How cable-car systems are revolutionizing public transport almost 12,000 feet above sea level

Located almost 12,000 feet above sea level, the Bolivian city of La Paz is a bustling place where the air is thin and the scenery dramatic.

Its Mi Teleferico – which literally translates as “my cable car” – transit system was launched in 2014. It soars above city streets and buildings to transport thousands of people to and from their homes, offices and everything else in between.

“Every day more than 230,000 people are … transported through this cable transportation system,” Cesar Dockweiler, the CEO of Mi Teleferico, told CNBC’s “Sustainable Energy.”

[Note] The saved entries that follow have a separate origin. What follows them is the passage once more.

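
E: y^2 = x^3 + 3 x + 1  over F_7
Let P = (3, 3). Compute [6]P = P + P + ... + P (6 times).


k = 6 = 110_2 (binary, LSB first: 011)
Double-and-add from P = (3, 3):
  bit 0 = 0: acc unchanged = O
  bit 1 = 1: acc = O + (5, 1) = (5, 1)
  bit 2 = 1: acc = (5, 1) + (6, 2) = (4, 0)

6P = (4, 0)


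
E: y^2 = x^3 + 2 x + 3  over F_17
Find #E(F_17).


For each x in F_17, count y with y^2 = x^3 + 2 x + 3 mod 17:
  x = 2: RHS = 15, y in [7, 10]  -> 2 point(s)
  x = 3: RHS = 2, y in [6, 11]  -> 2 point(s)
  x = 5: RHS = 2, y in [6, 11]  -> 2 point(s)
  x = 8: RHS = 4, y in [2, 15]  -> 2 point(s)
  x = 9: RHS = 2, y in [6, 11]  -> 2 point(s)
  x = 11: RHS = 13, y in [8, 9]  -> 2 point(s)
  x = 12: RHS = 4, y in [2, 15]  -> 2 point(s)
  x = 13: RHS = 16, y in [4, 13]  -> 2 point(s)
  x = 14: RHS = 4, y in [2, 15]  -> 2 point(s)
  x = 15: RHS = 8, y in [5, 12]  -> 2 point(s)
  x = 16: RHS = 0, y in [0]  -> 1 point(s)
Affine points: 21. Add the point at infinity: total = 22.

#E(F_17) = 22


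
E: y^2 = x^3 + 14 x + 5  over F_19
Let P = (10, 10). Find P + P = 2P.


Doubling: s = (3 x1^2 + a) / (2 y1)
s = (3*10^2 + 14) / (2*10) mod 19 = 10
x3 = s^2 - 2 x1 mod 19 = 10^2 - 2*10 = 4
y3 = s (x1 - x3) - y1 mod 19 = 10 * (10 - 4) - 10 = 12

2P = (4, 12)


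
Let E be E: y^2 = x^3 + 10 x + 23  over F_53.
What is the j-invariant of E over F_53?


Delta = -16(4 a^3 + 27 b^2) mod 53 = 32
-1728 * (4 a)^3 = -1728 * (4*10)^3 mod 53 = 26
j = 26 * 32^(-1) mod 53 = 24

j = 24 (mod 53)


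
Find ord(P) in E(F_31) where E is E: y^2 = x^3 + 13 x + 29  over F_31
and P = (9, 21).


Compute successive multiples of P until we hit O:
  1P = (9, 21)
  2P = (2, 1)
  3P = (25, 13)
  4P = (5, 8)
  5P = (14, 17)
  6P = (26, 5)
  7P = (3, 8)
  8P = (28, 5)
  ... (continuing to 29P)
  29P = O

ord(P) = 29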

“We have managed to transport more than 150 million people in less than four years,” he added. “It is a transport system that has really transformed people’s lives.”

Mi Teleferico is not the only cable car system in Latin America. The Colombian city of Medellin opened its Metrocable system in 2004, for example.

Apart from the fact that a cable car’s route is both picturesque and uninterrupted, there are other benefits to using one.

The Bartlett Development Planning Unit, part of University College London, has stated that the “speed and comparatively low cost of construction, and low levels of particulate emissions of aerial cable-cars, are part of their appeal in dense and hilly urban areas.”

Back in La Paz, those involved with Mi Teleferico are keen to emphasize its sustainability credentials.

“The system is friendly to the environment because it does not use fossil fuels,” Miguel Arenas, Mi Teleferico’s maintenance manager, said.

“It uses electric power for its main drive, so this source is cleaner and doesn’t emit any kind of fossil pollutant or carbon dioxide,” Arenas added.